Christine Lee-Morrison, manager of mobility programs, said the project will ultimately improve the perception of transit in Hamilton and get busses moving faster along one of the city's most congested and complex corridors, she said.

The transit-only lane will bump parking on the north side of King Street East to the south side. Businesses will also have to rely on the south lane for loading. But that's a small price to pay for a project that will test Hamilton's readiness for high-order transit, Hull said.

"I think a key part of this exercise is to gain some experience," Hull said. "The reason we're bringing this now is to see if council is ready, if the community is ready, if businesses are ready…The only way to answer that question is to go forward with the pilot."

Lee-Morrison joined Ward 2 councillor Jason Farr on a walk-about along the north King Street East Tuesday afternoon to survey local businesses between Bay and Queen streets. Fifteen businesses supported the transit-only lane, three opposed it and 11 businesses were closed or the manager was not present.

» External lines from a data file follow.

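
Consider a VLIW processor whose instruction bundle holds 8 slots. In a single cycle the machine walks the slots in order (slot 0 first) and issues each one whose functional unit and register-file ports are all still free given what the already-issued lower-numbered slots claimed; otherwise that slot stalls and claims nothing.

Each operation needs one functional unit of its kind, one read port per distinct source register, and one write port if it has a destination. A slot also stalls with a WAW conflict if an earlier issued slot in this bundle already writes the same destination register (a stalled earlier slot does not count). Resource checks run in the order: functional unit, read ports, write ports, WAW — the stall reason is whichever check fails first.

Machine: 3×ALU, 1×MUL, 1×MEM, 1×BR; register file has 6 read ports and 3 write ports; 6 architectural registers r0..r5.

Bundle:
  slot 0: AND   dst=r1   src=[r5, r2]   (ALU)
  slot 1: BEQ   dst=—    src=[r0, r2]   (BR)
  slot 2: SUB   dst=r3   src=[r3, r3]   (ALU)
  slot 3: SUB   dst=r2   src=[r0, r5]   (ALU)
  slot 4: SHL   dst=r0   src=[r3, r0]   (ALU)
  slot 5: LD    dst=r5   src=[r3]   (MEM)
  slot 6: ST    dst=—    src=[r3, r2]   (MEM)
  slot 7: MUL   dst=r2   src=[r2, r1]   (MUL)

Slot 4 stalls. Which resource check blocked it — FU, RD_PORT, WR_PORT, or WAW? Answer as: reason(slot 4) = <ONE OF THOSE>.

(0) want 1×ALU +2rd +1wr — yes → AL2|MU1|ME1|BR1|rd4|wr2
(1) want 1×BR +2rd +0wr — yes → AL2|MU1|ME1|BR0|rd2|wr2
(2) want 1×ALU +1rd +1wr — yes → AL1|MU1|ME1|BR0|rd1|wr1
(3) want 1×ALU +2rd +1wr — RD_PORT → AL1|MU1|ME1|BR0|rd1|wr1
(4) want 1×ALU +2rd +1wr — RD_PORT → AL1|MU1|ME1|BR0|rd1|wr1
(5) want 1×MEM +1rd +1wr — yes → AL1|MU1|ME0|BR0|rd0|wr0
(6) want 1×MEM +2rd +0wr — FU → AL1|MU1|ME0|BR0|rd0|wr0
(7) want 1×MUL +2rd +1wr — RD_PORT → AL1|MU1|ME0|BR0|rd0|wr0

reason(slot 4) = RD_PORT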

Lee-Morrison also said she contacted the local cab companies, who both supported the dedicated lane with designated taxi pick-up and drop-off spots for passengers on the north side of the street.

Wednesday night's vote was not unanimous. Five councillors — Brad Clark, Chad Collins, Robert Pasuta, Brenda Johnson and Lloyd Ferguson  — didn't think this lane is the right step forward when conversations about rapid transit are happening.  

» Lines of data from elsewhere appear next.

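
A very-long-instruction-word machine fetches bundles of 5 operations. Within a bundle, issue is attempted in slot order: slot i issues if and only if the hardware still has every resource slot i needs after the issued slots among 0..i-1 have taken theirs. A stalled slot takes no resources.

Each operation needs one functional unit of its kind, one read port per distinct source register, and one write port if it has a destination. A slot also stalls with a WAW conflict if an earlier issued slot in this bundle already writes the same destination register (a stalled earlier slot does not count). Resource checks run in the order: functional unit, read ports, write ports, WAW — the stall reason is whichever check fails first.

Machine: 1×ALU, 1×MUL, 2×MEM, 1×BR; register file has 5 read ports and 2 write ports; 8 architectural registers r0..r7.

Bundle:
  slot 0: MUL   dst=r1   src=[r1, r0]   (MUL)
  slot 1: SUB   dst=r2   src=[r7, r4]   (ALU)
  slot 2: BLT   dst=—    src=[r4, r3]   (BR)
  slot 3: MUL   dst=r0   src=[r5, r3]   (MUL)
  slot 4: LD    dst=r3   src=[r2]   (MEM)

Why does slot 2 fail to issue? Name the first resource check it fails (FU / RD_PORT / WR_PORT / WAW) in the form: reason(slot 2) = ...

(0) want 1×MUL +2rd +1wr — yes → AL1|MU0|ME2|BR1|rd3|wr1
(1) want 1×ALU +2rd +1wr — yes → AL0|MU0|ME2|BR1|rd1|wr0
(2) want 1×BR +2rd +0wr — RD_PORT → AL0|MU0|ME2|BR1|rd1|wr0
(3) want 1×MUL +2rd +1wr — FU → AL0|MU0|ME2|BR1|rd1|wr0
(4) want 1×MEM +1rd +1wr — WR_PORT → AL0|MU0|ME2|BR1|rd1|wr0

reason(slot 2) = RD_PORT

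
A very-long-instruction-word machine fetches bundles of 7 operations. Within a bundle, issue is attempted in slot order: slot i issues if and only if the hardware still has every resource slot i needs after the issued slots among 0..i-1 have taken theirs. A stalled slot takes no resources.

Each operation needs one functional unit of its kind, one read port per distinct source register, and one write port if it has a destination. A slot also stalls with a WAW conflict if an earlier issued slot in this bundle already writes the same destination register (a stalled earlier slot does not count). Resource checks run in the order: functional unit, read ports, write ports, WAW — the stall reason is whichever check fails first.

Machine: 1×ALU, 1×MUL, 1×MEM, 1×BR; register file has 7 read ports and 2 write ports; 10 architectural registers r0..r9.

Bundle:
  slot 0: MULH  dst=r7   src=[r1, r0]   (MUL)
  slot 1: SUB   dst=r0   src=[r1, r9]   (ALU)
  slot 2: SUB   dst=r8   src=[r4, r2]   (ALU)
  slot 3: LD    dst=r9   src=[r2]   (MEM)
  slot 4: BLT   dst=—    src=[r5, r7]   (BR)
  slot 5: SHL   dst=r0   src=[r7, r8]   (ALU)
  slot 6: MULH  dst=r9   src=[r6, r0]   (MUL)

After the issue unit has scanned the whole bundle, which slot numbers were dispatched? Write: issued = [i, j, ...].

  0. MUL→r7 ⇒ go  {1A/0Mu/1Ld/1B | 5r 1w}
  1. ALU→r0 ⇒ go  {0A/0Mu/1Ld/1B | 3r 0w}
  2. ALU→r8 ⇒ no(FU)  {0A/0Mu/1Ld/1B | 3r 0w}
  3. MEM→r9 ⇒ no(WR_PORT)  {0A/0Mu/1Ld/1B | 3r 0w}
  4. BR ⇒ go  {0A/0Mu/1Ld/0B | 1r 0w}
  5. ALU→r0 ⇒ no(FU)  {0A/0Mu/1Ld/0B | 1r 0w}
  6. MUL→r9 ⇒ no(FU)  {0A/0Mu/1Ld/0B | 1r 0w}

issued = [0, 1, 4]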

"If we are moving forward [with rapid transit], we should say this is not a pilot, this is coming and this is phase one," said Clark. "It's a public policy nightmare."

Ferguson said he could find "more interesting" ways of spending the cash.

"I have trouble of spending $300,000 on an experiment if we're not sure if we're going to get BRT or LRT," he said.

But a dedicated transit lane is a move towards making Hamilton's streets a place for pedestrians, drivers, cyclists, as well as public transit users.

"It's not only about a bus lane," Coun. Sam Merulla said. "It's about a cultural shift, about healthy living."

The motion passed Wednesday also includes $1.3 million in upgrades to passenger amenities, like bus shelters that mimic ones for LRTs, said Hull.

City staff will be required to submit an end of project report to the general issues committee on the lane's success following the completion of the pilot.